EPA Moves to Control E-Waste As Congress Seeks Export Ban

Date: July 3, 2011

Source: News Room

The EPA is looking at expanding its regulations of discarded cathode ray tubes (CRTs) as a way to enhance enforcement of its export restrictions at a time when lawmakers in Congress are reintroducing legislation that would ban the export of CRTs and other electronic wastes (e-waste). For its part, industry, represented in part by the Institute of Scrap Recycling Industries (ISRI), opposes the legislative effort which they see as limiting recyclers' options and hurting markets for recovered materials.

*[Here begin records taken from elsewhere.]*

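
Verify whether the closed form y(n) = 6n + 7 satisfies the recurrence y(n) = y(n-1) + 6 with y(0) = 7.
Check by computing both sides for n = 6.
From the recurrence with y(0) = 7:
  y(0) = 7, y(1) = 13, y(2) = 19, y(3) = 25, y(4) = 31, y(5) = 37, y(6) = 43
  so the recurrence gives y(6) = 43.
From the proposed closed form y(n) = 6n + 7:
  y(6) = 43.
Both sides give 43 at n = 6, and the initial condition(s) match, so the closed form is consistent.

Yes, the closed form is correct.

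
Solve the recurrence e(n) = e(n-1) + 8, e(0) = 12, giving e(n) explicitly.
Recurrence: e(n) = e(n-1) + 8, initial: e(0) = 12.
Each step adds 8, so e(n) = e(0) + 8n = 8n + 12.

e(n) = 8n + 12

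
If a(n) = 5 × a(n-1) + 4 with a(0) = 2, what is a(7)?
Computing step by step:
a(0) = 2
a(1) = 5 × 2 + 4 = 14
a(2) = 5 × 14 + 4 = 74
a(3) = 5 × 74 + 4 = 374
a(4) = 5 × 374 + 4 = 1874
a(5) = 5 × 1874 + 4 = 9374
a(6) = 5 × 9374 + 4 = 46874
a(7) = 5 × 46874 + 4 = 234374

234374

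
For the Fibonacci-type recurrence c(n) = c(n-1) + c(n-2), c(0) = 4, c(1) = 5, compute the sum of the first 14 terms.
Computing the sequence terms: 4, 5, 9, 14, 23, 37, 60, 97, 157, 254, 411, 665, 1076, 1741
Adding these values together:

4553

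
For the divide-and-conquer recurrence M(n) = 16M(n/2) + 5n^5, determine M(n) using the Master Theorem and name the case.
Master Theorem template: M(n) = a·M(n/b) + f(n).
Here: a=16, b=2, f(n)=5n^5
Compute log_b(a) = log_2(16) = 4.
f(n) = 5n^5 = Ω(n^(4+ε)) with ε = 1, and the regularity condition holds (a·f(n/b) = (a/b^5)·f(n) with a/b^5 = 2^-1 < 1). Case 3: M(n) = Θ(f(n)) = Θ(n^5).

Case 3: M(n) = Θ(n^5)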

EPA's action would obviate the need for the legislative effort. It would also address concerns raised by the Government Accountability Office (GAO) in a 2008 report that criticized the existing CRT rule for doing little discourage exports of potentially harmful electronics and faulted the agency for lax enforcement. EPA, according to its latest Action Initiation List (AIL) released June 27, said it is working to strengthen its 2006 Resource Conservation & Recovery Act (RCRA) rule that restricts exports of the discarded CRTs and considering "including additional items to the notification required for CRTs exported for reuse" and is also planning to clarify the definition of "exporter" to address potential liability for brokers and other intermediaries dealing with CRT exports.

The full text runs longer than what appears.